At 78, Mattie is becoming forgetful and confused, doing things like cleaning the toilet seat with Listerine instead of alcohol and dousing her potato salad with hot chili pepper instead of paprika. She longs to be a grandmother, for that is where the future lies, but her children—the officious career-woman Elaine and the ineffectual Robert—show no signs of marrying, let alone of producing children. Mattie knows that without children the past will disappear because there will be no one to pass along the stories of Mama and Grandma and all the others who have come before. And if that happens, the family will cease to exist, for the dead are only truly dead when "there is no one to remember them."
Into her life comes Wesley. He has walked away from a juvenile detention center. Dirty and hungry, he breaks into her house to find a place to stay for the night. Wesley is a lost soul, adrift in life—unwanted by his parents, who placed him in an orphanage, and with no family to fall back on or take care of him—he faces the world with a tough-guy bravado. As he talks with Mattie we, and she, see his underlying need to be loved and to be part of a family. He keeps calling Mattie "Grandma" and when she retorts, "I'm not your grandma" he replies that she could be. Reluctantly at first, Mattie agrees to let him stay the night. By the next day, she treats him like a member of the family, to the chagrin of her children.

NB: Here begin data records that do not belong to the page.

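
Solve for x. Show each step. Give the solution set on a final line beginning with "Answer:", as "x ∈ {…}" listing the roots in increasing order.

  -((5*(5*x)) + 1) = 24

Step 1. [-((5*(5*x)) + 1) = 24] LHS negated; negate both sides, so neg: (5*(5*x)) + 1 = -24.
Step 2. [(5*(5*x)) + 1 = -24] 1 comes off first (subtract 1), so sub: 5*(5*x) = -25.
Step 3. [5*(5*x) = -25] LHS = 5·(…); ÷5 both sides, so div: 5*x = -5.
Step 4. [5*x = -5] 5 out front; divide by 5. So div: x = -1.

Answer: x ∈ {-1}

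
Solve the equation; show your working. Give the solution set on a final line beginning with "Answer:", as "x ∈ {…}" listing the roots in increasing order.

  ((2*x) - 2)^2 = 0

Step 1. [((2*x) - 2)^2 = 0] LHS squared, RHS 0 ≥ 0: apply √ (±) ⇒ sqrt: (2*x) - 2 = 0.
Step 2. [(2*x) - 2 = 0] 2 | LHS and 2 | 0: pull 2 out ⇒ factor: x - 1 = 0.
Step 3. [x - 1 = 0] the outer -1 inverts by adding 1 ⇒ sub: x = 1.

Answer: x ∈ {1}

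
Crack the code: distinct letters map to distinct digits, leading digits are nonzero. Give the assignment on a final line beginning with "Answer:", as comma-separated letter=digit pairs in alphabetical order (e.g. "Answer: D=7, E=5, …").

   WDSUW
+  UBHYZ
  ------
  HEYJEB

Step 1. [H] H is the leading digit of a 6-digit sum of two 5-digit numbers; the final carry is exactly 1 ⇒ H=1.
Step 2. [col 1: W + Z ≡ B (mod 10)] B=3 is one option consistent with column 1 (W + Z ≡ B (mod 10), carry-in 0) — take it, so B=3.
Step 3. [col 1: W + Z ≡ B (mod 10)] several values work for W in column 1 (W + Z ≡ B (mod 10), carry-in 0); try W=9, so W=9.
Step 4. [col 1: W + Z ≡ B (mod 10)] column 1: given W=9, B=3, carry-in 0, and digits 1,3,9 already taken and all letters distinct, W+Z≡B (mod 10) forces Z=4 ⇒ Z=4.
Step 5. [col 2: U + Y ≡ E (mod 10)] column 2 (U + Y ≡ E (mod 10), carry-in 1) doesn't pin E yet; pick E=6 and continue. So E=6.
Step 6. [col 2: U + Y ≡ E (mod 10)] U=7 is one option consistent with column 2 (U + Y ≡ E (mod 10), carry-in 1) — take it. So U=7.
Step 7. [col 2: U + Y ≡ E (mod 10)] column 2: given U=7, E=6, carry-in 1, and digits 1,3,4,6,7,9 already taken and all letters distinct, U+Y≡E (mod 10) forces Y=8. So Y=8.
Step 8. [col 3: S + H ≡ J (mod 10)] from column 3 (H=1, carry-in 1, digits 1,3,4,6,7,8,9 already taken and all letters distinct): J must equal 2 ⇒ J=2.
Step 9. [col 3: S + H ≡ J (mod 10)] from column 3 (H=1, J=2, carry-in 1, digits 1,2,3,4,6,7,8,9 already taken and all letters distinct): S must equal 0 ⇒ S=0.
Step 10. [col 4: D + B ≡ Y (mod 10)] column 4 reads D+B+carry(0)=Y with B=3, Y=8; with digits 0,1,2,3,4,6,7,8,9 already taken and all letters distinct, the only value for D is 5 ⇒ D=5.

Answer: B=3, D=5, E=6, H=1, J=2, S=0, U=7, W=9, Y=8, Z=4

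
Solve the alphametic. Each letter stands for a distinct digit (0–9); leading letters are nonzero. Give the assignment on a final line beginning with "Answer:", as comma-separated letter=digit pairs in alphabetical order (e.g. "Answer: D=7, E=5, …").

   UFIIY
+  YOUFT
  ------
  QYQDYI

Step 1. [col 1: Y + T ≡ I (mod 10)] column 1 (Y + T ≡ I (mod 10), carry-in 0) doesn't pin Y yet; pick Y=8 and continue ⇒ Y=8.
Step 2. [col 1: Y + T ≡ I (mod 10)] column 1 (Y + T ≡ I (mod 10), carry-in 0) doesn't pin I yet; pick I=3 and continue ⇒ I=3.
Step 3. [col 1: Y + T ≡ I (mod 10)] from column 1 (Y=8, I=3, carry-in 0, digits 3,8 already taken and all letters distinct): T must equal 5. So T=5.
Step 4. [col 2: I + F ≡ Y (mod 10)] in column 2 we have I+F≡Y with carry-in 1; given I=3, Y=8 and digits 3,5,8 already taken and all letters distinct, that pins F to 4, so F=4.
Step 5. [col 3: I + U ≡ D (mod 10)] several values work for U in column 3 (I + U ≡ D (mod 10), carry-in 0); try U=9. So U=9.
Step 6. [Q] the sum has 6 digits but both addends have 5; that extra leading digit Q is the final carry, namely 1 ⇒ Q=1.
Step 7. [col 3: I + U ≡ D (mod 10)] column 3: given I=3, U=9, carry-in 0, and digits 1,3,4,5,8,9 already taken and all letters distinct, I+U≡D (mod 10) forces D=2, so D=2.
Step 8. [col 4: F + O ≡ Q (mod 10)] column 4: given F=4, Q=1, carry-in 1, and digits 1,2,3,4,5,8,9 already taken and all letters distinct, F+O≡Q (mod 10) forces O=6 ⇒ O=6.

Answer: D=2, F=4, I=3, O=6, Q=1, T=5, U=9, Y=8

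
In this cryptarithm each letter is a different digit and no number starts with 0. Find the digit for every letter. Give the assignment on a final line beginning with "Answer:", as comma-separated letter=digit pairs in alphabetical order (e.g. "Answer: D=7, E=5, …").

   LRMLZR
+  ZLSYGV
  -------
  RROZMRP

Step 1. [col 1: R + V ≡ P (mod 10)] no forcing yet in column 1 (carry-in 0); R=1 is free and consistent — try it ⇒ R=1.
Step 2. [col 1: R + V ≡ P (mod 10)] column 1 (R + V ≡ P (mod 10), carry-in 0) doesn't pin V yet; pick V=3 and continue, so V=3.
Step 3. [col 1: R + V ≡ P (mod 10)] column 1: given R=1, V=3, carry-in 0, and digits 1,3 already taken and all letters distinct, R+V≡P (mod 10) forces P=4 ⇒ P=4.
Step 4. [col 2: Z + G ≡ R (mod 10)] column 2 (Z + G ≡ R (mod 10), carry-in 0) doesn't pin Z yet; pick Z=2 and continue. So Z=2.
Step 5. [col 2: Z + G ≡ R (mod 10)] column 2: given Z=2, R=1, carry-in 0, and digits 1,2,3,4 already taken and all letters distinct, Z+G≡R (mod 10) forces G=9. So G=9.
Step 6. [col 3: L + Y ≡ M (mod 10)] Y=7 is one option consistent with column 3 (L + Y ≡ M (mod 10), carry-in 1) — take it, so Y=7.
Step 7. [col 3: L + Y ≡ M (mod 10)] M=6 is one option consistent with column 3 (L + Y ≡ M (mod 10), carry-in 1) — take it, so M=6.
Step 8. [col 3: L + Y ≡ M (mod 10)] column 3: given Y=7, M=6, carry-in 1, and digits 1,2,3,4,6,7,9 already taken and all letters distinct, L+Y≡M (mod 10) forces L=8 ⇒ L=8.
Step 9. [col 4: M + S ≡ Z (mod 10)] column 4 reads M+S+carry(1)=Z with M=6, Z=2; with digits 1,2,3,4,6,7,8,9 already taken and all letters distinct, the only value for S is 5. So S=5.
Step 10. [col 5: R + L ≡ O (mod 10)] column 5 reads R+L+carry(1)=O with R=1, L=8; with digits 1,2,3,4,5,6,7,8,9 already taken and all letters distinct, the only value for O is 0. So O=0.

Answer: G=9, L=8, M=6, O=0, P=4, R=1, S=5, V=3, Y=7, Z=2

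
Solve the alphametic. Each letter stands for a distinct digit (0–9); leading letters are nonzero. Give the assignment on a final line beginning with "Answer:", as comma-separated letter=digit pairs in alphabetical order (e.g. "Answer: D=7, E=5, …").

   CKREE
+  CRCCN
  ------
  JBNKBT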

As Mattie takes Wesley increasing under her wing her children plot to get rid of him. Their plan works, but their duplicitousness is revealed and Mattie turns to God to tell her what is the right thing to do.
The play is described as "heartwarming," which, with its implication of sentimentality, I usually find a turn-off. But the grittiness of the writing and the earthiness of the characters prevent this. Mattie is a feisty, independent old woman who quotes the Bible, knows right from wrong, is nobody's fool, and sees goodness where others see dross.

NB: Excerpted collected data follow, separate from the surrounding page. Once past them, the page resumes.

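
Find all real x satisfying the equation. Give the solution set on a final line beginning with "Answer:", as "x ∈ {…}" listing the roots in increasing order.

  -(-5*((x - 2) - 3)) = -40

Step 1. [-(-5*((x - 2) - 3)) = -40] flip signs both sides, so neg: -5*((x - 2) - 3) = 40.
Step 2. [-5*((x - 2) - 3) = 40] -5 out front; divide by -5, so div: (x - 2) - 3 = -8.
Step 3. [(x - 2) - 3 = -8] the outer -3 inverts by adding 3. So sub: x - 2 = -5.
Step 4. [x - 2 = -5] -2 is outermost — add 2 both sides. So sub: x = -3.

Answer: x ∈ {-3}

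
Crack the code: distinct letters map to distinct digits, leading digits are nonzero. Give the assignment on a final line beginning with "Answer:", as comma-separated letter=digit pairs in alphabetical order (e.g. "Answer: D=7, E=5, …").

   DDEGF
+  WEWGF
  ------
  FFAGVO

Step 1. [col 1: F + F ≡ O (mod 10)] several values work for O in column 1 (F + F ≡ O (mod 10), carry-in 0); try O=2 ⇒ O=2.
Step 2. [col 1: F + F ≡ O (mod 10)] column 1 (F + F ≡ O (mod 10), carry-in 0) doesn't pin F yet; pick F=1 and continue, so F=1.
Step 3. [col 2: G + G ≡ V (mod 10)] no forcing yet in column 2 (carry-in 0); V=0 is free and consistent — try it ⇒ V=0.
Step 4. [col 2: G + G ≡ V (mod 10)] column 2: given V=0, carry-in 0, and digits 0,1,2 already taken and all letters distinct, G+G≡V (mod 10) forces G=5 ⇒ G=5.
Step 5. [col 3: E + W ≡ G (mod 10)] several values work for W in column 3 (E + W ≡ G (mod 10), carry-in 1); try W=6. So W=6.
Step 6. [col 3: E + W ≡ G (mod 10)] in column 3 we have E+W≡G with carry-in 1; given W=6, G=5 and digits 0,1,2,5,6 already taken and all letters distinct, that pins E to 8, so E=8.
Step 7. [col 4: D + E ≡ A (mod 10)] in column 4 we have D+E≡A with carry-in 1; given E=8 and digits 0,1,2,5,6,8 already taken and all letters distinct, that pins A to 3. So A=3.
Step 8. [col 4: D + E ≡ A (mod 10)] in column 4 we have D+E≡A with carry-in 1; given E=8, A=3 and digits 0,1,2,3,5,6,8 already taken and all letters distinct, that pins D to 4 ⇒ D=4.

Answer: A=3, D=4, E=8, F=1, G=5, O=2, V=0, W=6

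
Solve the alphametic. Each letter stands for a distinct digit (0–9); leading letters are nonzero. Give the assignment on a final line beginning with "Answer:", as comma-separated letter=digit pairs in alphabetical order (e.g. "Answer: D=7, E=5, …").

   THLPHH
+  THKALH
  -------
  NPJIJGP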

In the physically demanding role of Mattie, Sally Cheney is the embodiment of these qualities, seasoning them with a fine comic sensibility. As Wesley, William Hartzog is the perfect match for her. Alternating the boorishly brash behavior of the character with a vulnerability that reveals the lost young man underneath, it is easy to understand his appeal to Mattie. They are an ideal odd couple and the two actors seem made for the parts and for each other.

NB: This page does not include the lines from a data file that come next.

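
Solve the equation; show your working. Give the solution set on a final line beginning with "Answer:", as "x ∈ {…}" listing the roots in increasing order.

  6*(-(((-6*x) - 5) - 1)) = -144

Step 1. [6*(-(((-6*x) - 5) - 1)) = -144] divide by the outer 6. So div: -(((-6*x) - 5) - 1) = -24.
Step 2. [-(((-6*x) - 5) - 1) = -24] flip signs both sides. So neg: ((-6*x) - 5) - 1 = 24.
Step 3. [((-6*x) - 5) - 1 = 24] -1 is outermost — add 1 both sides, so sub: (-6*x) - 5 = 25.
Step 4. [(-6*x) - 5 = 25] -5 is outermost — add 5 both sides, so sub: -6*x = 30.
Step 5. [-6*x = 30] LHS = -6·(…); ÷-6 both sides. So div: x = -5.

Answer: x ∈ {-5}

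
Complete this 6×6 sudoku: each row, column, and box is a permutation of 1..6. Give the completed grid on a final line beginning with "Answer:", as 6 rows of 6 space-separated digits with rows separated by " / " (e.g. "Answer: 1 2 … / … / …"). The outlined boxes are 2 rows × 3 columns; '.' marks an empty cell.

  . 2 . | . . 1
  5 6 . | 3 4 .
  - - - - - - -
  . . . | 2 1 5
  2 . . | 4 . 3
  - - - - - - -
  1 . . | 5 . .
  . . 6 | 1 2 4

Step 1. [r6c1∈{3}] nothing but 3 survives at r6c1 ⇒ r6c1=3.
Step 2. [r3c2∈{3,4}] col 2 places 3 nowhere but r3c2. So r3c2=3.
Step 3. [r3c3∈{4}] r3c3 is down to just 4. So r3c3=4.
Step 4. [r4c2∈{1,5}] in col 2, 1 fits only at r4c2, so r4c2=1.
Step 5. [r4c5∈{6}] only 6 remains possible at r4c5, so r4c5=6.
Step 6. [r4c3∈{5}] nothing but 5 survives at r4c3. So r4c3=5.
Step 7. [r1c1∈{4}] only 4 remains possible at r1c1. So r1c1=4.
Step 8. [r2c6∈{2}] r2c6's peers cover all but 2, so r2c6=2.
Step 9. [r1c3∈{3}] nothing but 3 survives at r1c3, so r1c3=3.
Step 10. [r2c3∈{1}] only 1 remains possible at r2c3. So r2c3=1.
Step 11. [r1c4∈{6}] r1c4's peers cover all but 6 ⇒ r1c4=6.
Step 12. [r5c2∈{4}] only 4 remains possible at r5c2 ⇒ r5c2=4.
Step 13. [r3c1∈{6}] r3c1 has the single candidate 6. So r3c1=6.
Step 14. [r6c2∈{5}] r6c2's peers cover all but 5 ⇒ r6c2=5.
Step 15. [r5c6∈{6}] only 6 remains possible at r5c6, so r5c6=6.
Step 16. [r5c5∈{3}] r5c5's peers cover all but 3. So r5c5=3.
Step 17. [r1c5∈{5}] r1c5 is down to just 5. So r1c5=5.
Step 18. [r5c3∈{2}] r5c3 has the single candidate 2 ⇒ r5c3=2.

Answer: 4 2 3 6 5 1 / 5 6 1 3 4 2 / 6 3 4 2 1 5 / 2 1 5 4 6 3 / 1 4 2 5 3 6 / 3 5 6 1 2 4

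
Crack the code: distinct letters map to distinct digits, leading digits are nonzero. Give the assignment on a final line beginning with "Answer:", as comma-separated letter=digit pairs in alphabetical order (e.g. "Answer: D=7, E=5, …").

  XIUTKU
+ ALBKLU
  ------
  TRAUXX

Step 1. [col 1: U + U ≡ X (mod 10)] several values work for X in column 1 (U + U ≡ X (mod 10), carry-in 0); try X=2. So X=2.
Step 2. [col 1: U + U ≡ X (mod 10)] U=6 is one option consistent with column 1 (U + U ≡ X (mod 10), carry-in 0) — take it ⇒ U=6.
Step 3. [col 2: K + L ≡ X (mod 10)] no forcing yet in column 2 (carry-in 1); L=0 is free and consistent — try it ⇒ L=0.
Step 4. [col 2: K + L ≡ X (mod 10)] column 2: given L=0, X=2, carry-in 1, and digits 0,2,6 already taken and all letters distinct, K+L≡X (mod 10) forces K=1 ⇒ K=1.
Step 5. [col 3: T + K ≡ U (mod 10)] from column 3 (K=1, U=6, carry-in 0, digits 0,1,2,6 already taken and all letters distinct): T must equal 5. So T=5.
Step 6. [col 4: U + B ≡ A (mod 10)] column 4 (U + B ≡ A (mod 10), carry-in 0) doesn't pin B yet; pick B=7 and continue ⇒ B=7.
Step 7. [col 4: U + B ≡ A (mod 10)] in column 4 we have U+B≡A with carry-in 0; given U=6, B=7 and digits 0,1,2,5,6,7 already taken and all letters distinct, that pins A to 3 ⇒ A=3.
Step 8. [col 5: I + L ≡ R (mod 10)] in column 5 we have I+L≡R with carry-in 1; given L=0 and digits 0,1,2,3,5,6,7 already taken and all letters distinct, that pins I to 8 ⇒ I=8.
Step 9. [col 5: I + L ≡ R (mod 10)] column 5 reads I+L+carry(1)=R with I=8, L=0; with digits 0,1,2,3,5,6,7,8 already taken and all letters distinct, the only value for R is 9 ⇒ R=9.

Answer: A=3, B=7, I=8, K=1, L=0, R=9, T=5, U=6, X=2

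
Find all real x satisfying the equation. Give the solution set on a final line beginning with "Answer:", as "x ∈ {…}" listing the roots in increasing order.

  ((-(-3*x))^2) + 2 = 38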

Elaine Elwood and Robert McCracken turn in sterling performances as the children, as does Norma Holt-Rugile as Mattie's sister Pearl. As the next-door neighbor, the talented Carla Pridgen is hilarious as the gun-toting Alora, ably supported by Bill Brittain as her equally armed husband.
The set, designed by director Bernie Hauserman, truly enhances the play. Completely open, with no walls or windows, only different levels indicate the different rooms of Mattie's house. Beyond the house, and the background to the play, are the blue-hued mountains of Western North Carolina, as solid, strong, and enduring as the people who live there.
The only weaknesses of the evening were some muffed lines and cues, which slowed the director's excellent pacing, and problems within the play itself. Although the dialog was well-done, the plot could use tightening. Robert and Elaine confess too readily to having gotten rid of Wesley. There is no lead-in to that moment, no dramatic tension. And the end happens too quickly. Secrets are revealed, Mattie prays for a sign about what to do, and the play is over. Again, there is no tension built into that moment. There should be a moment of doubt about what Mattie will do. Instead, we know the outcome before she does.
But these are minor points and shouldn't deter you from having an entertaining and enjoyable evening (or matinee) at Walking Across Egypt as performed by an engaging cast.